Referentie. Om groenten dichter te maken, worden ze voor salade in hun schil gekookt en aan het einde van het koken wordt het water met zout toegevoegd.
Lekker in salades:
- Romano. Middenvroege Nederlandse variëteit. De knollen zijn rond met een zeer sterke roze schil. Het vruchtvlees is lichte crème, dicht. Zetmeelgehalte - 10-13%.
- Nevski. Middenvroege aardappelen zijn langwerpig rond van vorm, de schil is lichtgeel, het vruchtvlees is bleekwit. Zetmeel - van 10,4 tot 14,8%.
- Picasso. Laatrijpe variëteit van Nederlandse selectie. De schil is geel met roodachtige ogen. Het vruchtvlees is crèmekleurig. Het zetmeelgehalte bedraagt slechts 10-12%.
Recensies van culinaire experts
Bij het kiezen van aardappelen voor puree, frituren en soepen, vertrouw op de mening van culinaire specialisten die empirisch de lekkerste variëteiten voor zichzelf hebben bepaald.

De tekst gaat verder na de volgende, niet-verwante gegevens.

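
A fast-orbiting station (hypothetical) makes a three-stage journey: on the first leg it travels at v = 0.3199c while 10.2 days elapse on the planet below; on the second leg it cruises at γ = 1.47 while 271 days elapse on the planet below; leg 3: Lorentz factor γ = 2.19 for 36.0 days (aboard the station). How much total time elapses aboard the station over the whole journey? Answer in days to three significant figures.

τ = 230 days

Leg 1: γ = 1/√(1 − 0.3199²) = 1/√0.8977 = 1.055; τ_1 = 10.2/1.055 = 9.664 days.
Leg 2: γ = 1.47; τ_2 = 271/1.470 = 184.4 days.
Leg 3: 36.0 days is already measured aboard the station.
Total: 9.664 + 184.4 + 36.00 days.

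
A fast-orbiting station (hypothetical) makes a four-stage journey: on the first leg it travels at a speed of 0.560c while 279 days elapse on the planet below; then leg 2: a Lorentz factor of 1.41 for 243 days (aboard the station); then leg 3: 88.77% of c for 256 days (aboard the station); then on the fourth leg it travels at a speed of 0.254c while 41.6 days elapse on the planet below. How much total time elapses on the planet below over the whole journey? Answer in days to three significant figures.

Δt = 1220 days

Leg 1: 279 days is already measured on the planet below.
Leg 2: γ = 1.41; Δt_2 = 1.410 × 243 = 342.6 days.
Leg 3: β = 0.8877; γ = 1/√(1 − 0.8877²) = 1/√0.2120 = 2.172; Δt_3 = 2.172 × 256 = 556.0 days.
Leg 4: 41.6 days is already measured on the planet below.
Total: 279.0 + 342.6 + 556.0 + 41.60 days.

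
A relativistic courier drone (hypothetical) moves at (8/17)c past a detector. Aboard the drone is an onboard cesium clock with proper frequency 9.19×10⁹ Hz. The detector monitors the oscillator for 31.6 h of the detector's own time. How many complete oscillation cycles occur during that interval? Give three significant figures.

N = 9.22×10¹⁴

γ = 1/√(1 − (8/17)²) = 17/15 ≈ 1.133
During 31.6 h of lab time, the oscillator's proper time advances by τ = Δt/γ = 31.6/1.133 = 27.88 h = 1.004×10⁵ s.
N = f × τ = 9.19×10⁹ × 1.004×10⁵ = 9.225×10¹⁴.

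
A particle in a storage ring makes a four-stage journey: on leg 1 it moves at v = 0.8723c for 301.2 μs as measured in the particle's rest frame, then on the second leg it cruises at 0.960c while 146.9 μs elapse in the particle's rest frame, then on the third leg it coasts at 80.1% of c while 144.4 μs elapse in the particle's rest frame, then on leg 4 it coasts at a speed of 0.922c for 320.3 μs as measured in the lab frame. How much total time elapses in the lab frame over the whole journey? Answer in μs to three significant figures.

Leg 1: γ = 1/√(1 − 0.8723²) = 1/√0.2391 = 2.045; Δt_1 = 2.045 × 301.2 = 616.0 μs.
Leg 2: γ = 1/√(1 − 0.960²) = 25/7 ≈ 3.571; Δt_2 = 3.571 × 146.9 = 524.6 μs.
Leg 3: β = 0.801; γ = 1/√(1 − 0.801²) = 1/√0.3584 = 1.670; Δt_3 = 1.670 × 144.4 = 241.2 μs.
Leg 4: 320.3 μs is already measured in the lab frame.
Total: 616.0 + 524.6 + 241.2 + 320.3 μs.

Δt = 1700 μs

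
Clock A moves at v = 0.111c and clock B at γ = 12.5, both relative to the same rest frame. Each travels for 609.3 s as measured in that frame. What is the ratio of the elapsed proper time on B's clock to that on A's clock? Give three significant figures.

τ_B/τ_A = 0.0805

A: γ = 1/√(1 − 0.111²) = 1/√0.9877 = 1.006. B: γ = 12.5.
τ_A/τ_B = γ_B/γ_A = 12.50/1.006 = 12.42, so τ_B/τ_A = 0.08050.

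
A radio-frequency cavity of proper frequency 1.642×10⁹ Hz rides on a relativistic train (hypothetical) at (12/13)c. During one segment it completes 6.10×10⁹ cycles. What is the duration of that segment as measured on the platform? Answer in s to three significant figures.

γ = 1/√(1 − (12/13)²) = 13/5 = 2.600
Proper time for N cycles: τ = N/f = 6.10×10⁹/(1.642×10⁹) = 3.715×10⁰ s = 3.715 s.
Lab-frame duration Δt = γτ = 2.600 × 3.715 = 9.659 s.

Δt = 9.66 s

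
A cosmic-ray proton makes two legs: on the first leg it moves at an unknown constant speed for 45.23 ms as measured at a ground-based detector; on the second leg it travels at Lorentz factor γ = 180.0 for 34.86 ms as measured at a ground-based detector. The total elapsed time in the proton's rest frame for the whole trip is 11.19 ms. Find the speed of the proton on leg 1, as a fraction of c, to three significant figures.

Leg 1: speed unknown; τ_1 = 45.23/γ_1.
Leg 2: γ = 180.0; τ_2 = 34.86/180.0 = 0.1937 ms.
Total proper time: τ_1 + 0.1937 = 11.19, so τ_1 = 11.19 − 0.1937 = 11.00 ms.
γ_1 = 45.23/11.00 = 4.113; β = √(1 − 1/γ²) = √0.9409.

β = 0.970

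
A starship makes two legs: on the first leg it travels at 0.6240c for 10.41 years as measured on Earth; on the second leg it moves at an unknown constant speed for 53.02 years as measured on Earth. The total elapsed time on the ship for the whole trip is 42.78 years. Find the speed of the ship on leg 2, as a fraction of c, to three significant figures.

Leg 1: γ = 1/√(1 − 0.6240²) = 1/√0.6106 = 1.280; τ_1 = 10.41/1.280 = 8.135 years.
Leg 2: speed unknown; τ_2 = 53.02/γ_2.
Total proper time: 8.135 + τ_2 = 42.78, so τ_2 = 42.78 − 8.135 = 34.65 years.
γ_2 = 53.02/34.65 = 1.530; β = √(1 − 1/γ²) = √0.5730.

β = 0.757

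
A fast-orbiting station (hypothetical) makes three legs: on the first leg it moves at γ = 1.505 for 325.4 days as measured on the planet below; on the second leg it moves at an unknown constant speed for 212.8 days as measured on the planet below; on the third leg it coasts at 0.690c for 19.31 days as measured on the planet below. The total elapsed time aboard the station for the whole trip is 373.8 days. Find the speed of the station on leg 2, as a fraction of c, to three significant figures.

β = 0.738

Leg 1: γ = 1.505; τ_1 = 325.4/1.505 = 216.2 days.
Leg 2: speed unknown; τ_2 = 212.8/γ_2.
Leg 3: γ = 1/√(1 − 0.690²) = 1/√0.5239 = 1.382; τ_3 = 19.31/1.382 = 13.98 days.
Total proper time: 216.2 + τ_2 + 13.98 = 373.8, so τ_2 = 373.8 − 230.2 = 143.6 days.
γ_2 = 212.8/143.6 = 1.482; β = √(1 − 1/γ²) = √0.5446.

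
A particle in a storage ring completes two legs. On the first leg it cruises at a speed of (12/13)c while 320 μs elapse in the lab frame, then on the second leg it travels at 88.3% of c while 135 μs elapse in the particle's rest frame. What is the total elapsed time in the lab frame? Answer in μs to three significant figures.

Leg 1: 320 μs is already measured in the lab frame.
Leg 2: β = 0.883; γ = 1/√(1 − 0.883²) = 1/√0.2203 = 2.131; Δt_2 = 2.131 × 135 = 287.6 μs.
Total: 320.0 + 287.6 μs.

Δt = 608 μs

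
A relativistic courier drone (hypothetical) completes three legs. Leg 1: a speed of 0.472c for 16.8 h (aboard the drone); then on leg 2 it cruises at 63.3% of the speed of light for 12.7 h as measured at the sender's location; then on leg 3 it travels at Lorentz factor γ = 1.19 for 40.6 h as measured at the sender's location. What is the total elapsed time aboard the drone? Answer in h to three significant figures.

τ = 60.7 h

Leg 1: 16.8 h is already measured aboard the drone.
Leg 2: β = 0.633; γ = 1/√(1 − 0.633²) = 1/√0.5993 = 1.292; τ_2 = 12.7/1.292 = 9.832 h.
Leg 3: γ = 1.19; τ_3 = 40.6/1.190 = 34.12 h.
Total: 16.80 + 9.832 + 34.12 h.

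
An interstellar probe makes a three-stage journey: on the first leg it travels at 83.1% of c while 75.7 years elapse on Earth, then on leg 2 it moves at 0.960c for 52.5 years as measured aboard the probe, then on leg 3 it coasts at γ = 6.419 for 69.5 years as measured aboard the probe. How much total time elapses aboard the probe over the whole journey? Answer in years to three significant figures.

τ = 164 years

Leg 1: β = 0.831; γ = 1/√(1 − 0.831²) = 1/√0.3094 = 1.798; τ_1 = 75.7/1.798 = 42.11 years.
Leg 2: 52.5 years is already measured aboard the probe.
Leg 3: 69.5 years is already measured aboard the probe.
Total: 42.11 + 52.50 + 69.50 years.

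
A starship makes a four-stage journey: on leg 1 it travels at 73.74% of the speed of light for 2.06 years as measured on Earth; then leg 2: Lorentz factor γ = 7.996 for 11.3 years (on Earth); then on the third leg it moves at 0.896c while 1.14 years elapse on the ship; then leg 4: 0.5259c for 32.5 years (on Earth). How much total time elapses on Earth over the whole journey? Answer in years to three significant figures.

Leg 1: 2.06 years is already measured on Earth.
Leg 2: 11.3 years is already measured on Earth.
Leg 3: γ = 1/√(1 − 0.896²) = 1/√0.1972 = 2.252; Δt_3 = 2.252 × 1.14 = 2.567 years.
Leg 4: 32.5 years is already measured on Earth.
Total: 2.060 + 11.30 + 2.567 + 32.50 years.

Δt = 48.4 years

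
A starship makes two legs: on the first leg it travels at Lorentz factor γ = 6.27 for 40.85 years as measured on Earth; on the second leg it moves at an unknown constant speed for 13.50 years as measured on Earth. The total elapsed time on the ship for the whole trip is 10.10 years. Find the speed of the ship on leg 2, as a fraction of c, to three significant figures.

Leg 1: γ = 6.27; τ_1 = 40.85/6.270 = 6.515 years.
Leg 2: speed unknown; τ_2 = 13.50/γ_2.
Total proper time: 6.515 + τ_2 = 10.10, so τ_2 = 10.10 − 6.515 = 3.585 years.
γ_2 = 13.50/3.585 = 3.766; β = √(1 − 1/γ²) = √0.9295.

β = 0.964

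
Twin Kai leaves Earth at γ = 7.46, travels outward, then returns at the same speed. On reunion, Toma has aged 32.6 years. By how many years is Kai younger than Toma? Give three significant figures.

γ = 7.46
Kai's elapsed proper time: τ = 32.6/7.460 = 4.370 years.
Age gap = Δt − τ = 32.6 − 4.370 years.

Δt − τ = 28.2 years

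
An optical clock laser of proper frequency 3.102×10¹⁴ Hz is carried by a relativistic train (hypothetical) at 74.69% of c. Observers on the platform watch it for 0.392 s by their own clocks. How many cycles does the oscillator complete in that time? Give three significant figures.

N = 8.09×10¹³

β = 0.7469; γ = 1/√(1 − 0.7469²) = 1/√0.4421 = 1.504
During 0.392 s of lab time, the oscillator's proper time advances by τ = Δt/γ = 0.392/1.504 = 0.2607 s = 2.607×10⁻¹ s.
N = f × τ = 3.102×10¹⁴ × 2.607×10⁻¹ = 8.086×10¹³.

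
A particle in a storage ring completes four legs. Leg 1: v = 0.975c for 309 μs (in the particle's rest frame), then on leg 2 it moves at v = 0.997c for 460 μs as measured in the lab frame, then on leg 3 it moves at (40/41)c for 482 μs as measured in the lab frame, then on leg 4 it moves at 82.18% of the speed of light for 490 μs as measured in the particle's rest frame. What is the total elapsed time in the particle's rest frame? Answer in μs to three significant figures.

τ = 940 μs

Leg 1: 309 μs is already measured in the particle's rest frame.
Leg 2: γ = 1/√(1 − 0.997²) = 1/√0.005991 = 12.92; τ_2 = 460/12.92 = 35.60 μs.
Leg 3: γ = 1/√(1 − (40/41)²) = 41/9 ≈ 4.556; τ_3 = 482/4.556 = 105.8 μs.
Leg 4: 490 μs is already measured in the particle's rest frame.
Total: 309.0 + 35.60 + 105.8 + 490.0 μs.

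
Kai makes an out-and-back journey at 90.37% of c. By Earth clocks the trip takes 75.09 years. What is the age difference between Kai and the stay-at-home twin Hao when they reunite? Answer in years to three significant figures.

β = 0.9037; γ = 1/√(1 − 0.9037²) = 1/√0.1833 = 2.336
Kai's elapsed proper time: τ = 75.09/2.336 = 32.15 years.
Age gap = Δt − τ = 75.09 − 32.15 years.

Δt − τ = 42.9 years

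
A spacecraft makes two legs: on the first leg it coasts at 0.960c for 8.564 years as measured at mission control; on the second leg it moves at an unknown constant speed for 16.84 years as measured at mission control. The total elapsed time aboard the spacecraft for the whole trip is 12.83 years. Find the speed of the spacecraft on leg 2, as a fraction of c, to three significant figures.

β = 0.785

Leg 1: γ = 1/√(1 − 0.960²) = 25/7 ≈ 3.571; τ_1 = 8.564/3.571 = 2.398 years.
Leg 2: speed unknown; τ_2 = 16.84/γ_2.
Total proper time: 2.398 + τ_2 = 12.83, so τ_2 = 12.83 − 2.398 = 10.43 years.
γ_2 = 16.84/10.43 = 1.614; β = √(1 − 1/γ²) = √0.6162.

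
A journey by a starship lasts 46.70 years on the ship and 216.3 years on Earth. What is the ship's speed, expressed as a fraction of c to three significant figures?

β = 0.976

The proper time is measured on the ship (both events occur at the ship's location); Δt is measured on Earth. γ = Δt/τ = 216.3/46.70 = 4.632.
β = √(1 − 1/γ²) = √(1 − 0.04661) = √0.9534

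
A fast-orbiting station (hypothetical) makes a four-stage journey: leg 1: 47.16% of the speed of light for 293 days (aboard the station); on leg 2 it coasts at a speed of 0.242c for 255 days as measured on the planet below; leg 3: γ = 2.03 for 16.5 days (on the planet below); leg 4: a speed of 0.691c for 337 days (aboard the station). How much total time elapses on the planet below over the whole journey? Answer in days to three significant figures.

Leg 1: β = 0.4716; γ = 1/√(1 − 0.4716²) = 1/√0.7776 = 1.134; Δt_1 = 1.134 × 293 = 332.3 days.
Leg 2: 255 days is already measured on the planet below.
Leg 3: 16.5 days is already measured on the planet below.
Leg 4: γ = 1/√(1 − 0.691²) = 1/√0.5225 = 1.383; Δt_4 = 1.383 × 337 = 466.2 days.
Total: 332.3 + 255.0 + 16.50 + 466.2 days.

Δt = 1070 days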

Alexandra: “Ik herinnerde me twee geschikte rassen om te frituren: Leader en Kolobok. Ze plakken niet aan elkaar, ze komen eruit met een knapperige korst en kruimelig van binnen. Voor salades gebruik ik Romano. Het kookt niet over en blijft in afzonderlijke stukken. Bij Sineglazka krijg je een zachte puree zonder klontjes.”
Alexei: “Ik raad aan aardappelen met een rode of gele schil te bakken. Knollen van witte variëteiten worden snel donkerder bij het snijden of krijgen een blauwachtige tint. Ook de gerimpelde aardappelen van vorig jaar zijn niet geschikt om te frituren.”
Oksana: “Je kunt geen smakelijke puree krijgen van de variëteiten Tsyganka, Kubanka en Nevskaya, zelfs niet na lang kloppen. Het is beter om kruimelige aardappelen te nemen: Chernigovskaya, Bogatyrka, Belaya Rosa, Impala. Het kookt 7-10 minuten en brokkelt vanzelf af, je hoeft niet eens te drukken.”
Conclusie
Het is onmogelijk om alle aardappelrassen uit je hoofd te kennen, en dat is ook niet nodig. Vaak wordt in de winkel op zijn best alleen het land van herkomst aangegeven, zodat de koper blind moet kiezen.
Ervaren koks proberen de variëteiten die ze lekker vinden te onthouden aan de hand van hun uiterlijke kenmerken: de kleur van de schil en het vruchtvlees, de vorm van de knollen. Gele aardappelen met rode schil worden als het minst zetmeelrijk en kruimelig beschouwd, terwijl binnenlandse en Wit-Russische variëteiten met wit vruchtvlees het beste koken.